Comment 4 RHEL Program Management 2011-04-14 16:19:29 UTC

This request was evaluated by Red Hat Product Management for inclusion
in a Red Hat Enterprise Linux maintenance release. Product Management has 
requested further review of this request by Red Hat Engineering, for potential
inclusion in a Red Hat Enterprise Linux Update release for currently deployed 
products. This request is not yet committed for inclusion in an Update release.

Comment 6 J. Bruce Fields 2011-04-15 16:55:20 UTC

*** Bug 697032 has been marked as a duplicate of this bug. ***

Comment 7 Aristeu Rozanski 2011-04-20 22:06:00 UTC

Patch(es) available on kernel-2.6.32-131.0.5.el6

Comment 10 Nate Straz 2011-04-26 13:29:39 UTC

I ran into this during cluster relocation tests while running a -132 based kernel.  I re-ran it with kernel-2.6.32-131.0.5.el6.x86_64 and made it through the relocation tests.

Is there a clone to make sure this patch makes it into 6.2?

Comment 11 J. Bruce Fields 2011-04-26 15:28:52 UTC

It's in as of kernel-2.6.32-134.el6.  As I understand it, that means it should be headed for both 6.1 and 6.2 already.

Comment 12 Nate Straz 2011-04-26 18:49:48 UTC

Sounds good, I'll mark this verified for 6.1.

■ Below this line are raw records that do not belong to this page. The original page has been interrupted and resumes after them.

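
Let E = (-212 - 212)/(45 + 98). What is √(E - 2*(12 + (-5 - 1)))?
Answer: 2*I*√76505/143 ≈ 3.8685*I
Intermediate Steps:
E = -424/143 ≈ -2.9650
√(E - 2*(12 + (-5 - 1))) = √(-424/143 - 2*(12 + (-5 - 1))) = √(-424/143 - 2*(12 - 6)) = √(-424/143 - 2*6) = √(-424/143 - 12) = √(-2140/143) = 2*I*√76505/143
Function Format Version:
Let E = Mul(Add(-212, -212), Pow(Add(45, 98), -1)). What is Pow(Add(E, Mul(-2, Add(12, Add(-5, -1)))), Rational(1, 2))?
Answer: Mul(Rational(2, 143), I, Pow(76505, Rational(1, 2))) ≈ Mul(3.8685, I)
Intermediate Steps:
E = Rational(-424, 143) (E = Mul(-424, Pow(143, -1)) = Mul(-424, Rational(1, 143)) = Rational(-424, 143) ≈ -2.9650)
Pow(Add(E, Mul(-2, Add(12, Add(-5, -1)))), Rational(1, 2)) = Pow(Add(Rational(-424, 143), Mul(-2, Add(12, Add(-5, -1)))), Rational(1, 2)) = Pow(Add(Rational(-424, 143), Mul(-2, Add(12, -6))), Rational(1, 2)) = Pow(Add(Rational(-424, 143), Mul(-2, 6)), Rational(1, 2)) = Pow(Add(Rational(-424, 143), -12), Rational(1, 2)) = Pow(Rational(-2140, 143), Rational(1, 2)) = Mul(Rational(2, 143), I, Pow(76505, Rational(1, 2)))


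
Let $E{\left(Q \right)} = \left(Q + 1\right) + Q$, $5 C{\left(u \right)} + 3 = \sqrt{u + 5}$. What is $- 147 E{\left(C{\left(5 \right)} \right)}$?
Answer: $\frac{147}{5} - \frac{294 \sqrt{10}}{5} \approx -156.54$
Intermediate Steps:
$C{\left(u \right)} = - \frac{3}{5} + \frac{\sqrt{5 + u}}{5}$ ($C{\left(u \right)} = - \frac{3}{5} + \frac{\sqrt{u + 5}}{5} = - \frac{3}{5} + \frac{\sqrt{5 + u}}{5}$)
$E{\left(Q \right)} = 1 + 2 Q$ ($E{\left(Q \right)} = \left(1 + Q\right) + Q = 1 + 2 Q$)
$- 147 E{\left(C{\left(5 \right)} \right)} = - 147 \left(1 + 2 \left(- \frac{3}{5} + \frac{\sqrt{5 + 5}}{5}\right)\right) = - 147 \left(1 + 2 \left(- \frac{3}{5} + \frac{\sqrt{10}}{5}\right)\right) = - 147 \left(1 - \left(\frac{6}{5} - \frac{2 \sqrt{10}}{5}\right)\right) = - 147 \left(- \frac{1}{5} + \frac{2 \sqrt{10}}{5}\right) = \frac{147}{5} - \frac{294 \sqrt{10}}{5}$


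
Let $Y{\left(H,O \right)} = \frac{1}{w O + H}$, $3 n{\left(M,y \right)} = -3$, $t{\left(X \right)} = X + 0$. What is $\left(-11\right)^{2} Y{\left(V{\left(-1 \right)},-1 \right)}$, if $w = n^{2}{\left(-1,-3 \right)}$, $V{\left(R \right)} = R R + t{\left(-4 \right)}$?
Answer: $- \frac{121}{4} \approx -30.25$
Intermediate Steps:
$t{\left(X \right)} = X$
$n{\left(M,y \right)} = -1$ ($n{\left(M,y \right)} = \frac{1}{3} \left(-3\right) = -1$)
$V{\left(R \right)} = -4 + R^{2}$ ($V{\left(R \right)} = R R - 4 = R^{2} - 4 = -4 + R^{2}$)
$w = 1$ ($w = \left(-1\right)^{2} = 1$)
$Y{\left(H,O \right)} = \frac{1}{H + O}$ ($Y{\left(H,O \right)} = \frac{1}{1 O + H} = \frac{1}{O + H} = \frac{1}{H + O}$)
$\left(-11\right)^{2} Y{\left(V{\left(-1 \right)},-1 \right)} = \frac{\left(-11\right)^{2}}{\left(-4 + \left(-1\right)^{2}\right) - 1} = \frac{121}{\left(-4 + 1\right) - 1} = \frac{121}{-3 - 1} = \frac{121}{-4} = 121 \left(- \frac{1}{4}\right) = - \frac{121}{4}$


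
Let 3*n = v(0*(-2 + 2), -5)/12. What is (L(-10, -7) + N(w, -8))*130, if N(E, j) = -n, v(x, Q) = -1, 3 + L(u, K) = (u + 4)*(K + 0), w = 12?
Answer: 91325/18 ≈ 5073.6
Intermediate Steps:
L(u, K) = -3 + K*(4 + u) (L(u, K) = -3 + (u + 4)*(K + 0) = -3 + (4 + u)*K = -3 + K*(4 + u))
n = -1/36 (n = (-1/12)/3 = (-1*1/12)/3 = (1/3)*(-1/12) = -1/36 ≈ -0.027778)
N(E, j) = 1/36 (N(E, j) = -1*(-1/36) = 1/36)
(L(-10, -7) + N(w, -8))*130 = ((-3 + 4*(-7) - 7*(-10)) + 1/36)*130 = ((-3 - 28 + 70) + 1/36)*130 = (39 + 1/36)*130 = (1405/36)*130 = 91325/18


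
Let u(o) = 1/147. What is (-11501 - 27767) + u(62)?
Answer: -5772395/147 ≈ -39268.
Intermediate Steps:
u(o) = 1/147
(-11501 - 27767) + u(62) = (-11501 - 27767) + 1/147 = -39268 + 1/147 = -5772395/147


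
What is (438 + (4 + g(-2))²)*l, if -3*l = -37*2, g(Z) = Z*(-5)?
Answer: 46916/3 ≈ 15639.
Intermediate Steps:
g(Z) = -5*Z
l = 74/3 (l = -(-37)*2/3 = -⅓*(-74) = 74/3 ≈ 24.667)
(438 + (4 + g(-2))²)*l = (438 + (4 - 5*(-2))²)*(74/3) = (438 + (4 + 10)²)*(74/3) = (438 + 14²)*(74/3) = (438 + 196)*(74/3) = 634*(74/3) = 46916/3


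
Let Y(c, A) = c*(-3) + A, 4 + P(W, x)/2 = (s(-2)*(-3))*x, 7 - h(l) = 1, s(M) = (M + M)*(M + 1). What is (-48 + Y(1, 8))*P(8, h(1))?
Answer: 6536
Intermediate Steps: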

Comment 13 errata-xmlrpc 2011-05-19 12:42:50 UTC

An advisory has been issued which should help the problem
described in this bug report. This report is therefore being
closed with a resolution of ERRATA. For more information
on therefore solution and/or where to find the updated files,
please follow the link below. You may reopen this bug report
if the solution does not work for you.

http://rhn.redhat.com/errata/RHSA-2011-0542.html

Comment 14 Yongcheng Yang 2019-11-27 06:19:44 UTC

(In reply to J. Bruce Fields from comment #3)
> Simplest reproducer I've found is:
> a) open a file
> b) restart the server
> c) get a lock on the open file descriptor while the server is still in its grace period (so within 90 seconds of step b).

This scenario has been covered by many tests under /kernel/filesystems/nfs/function/nfslock/ already.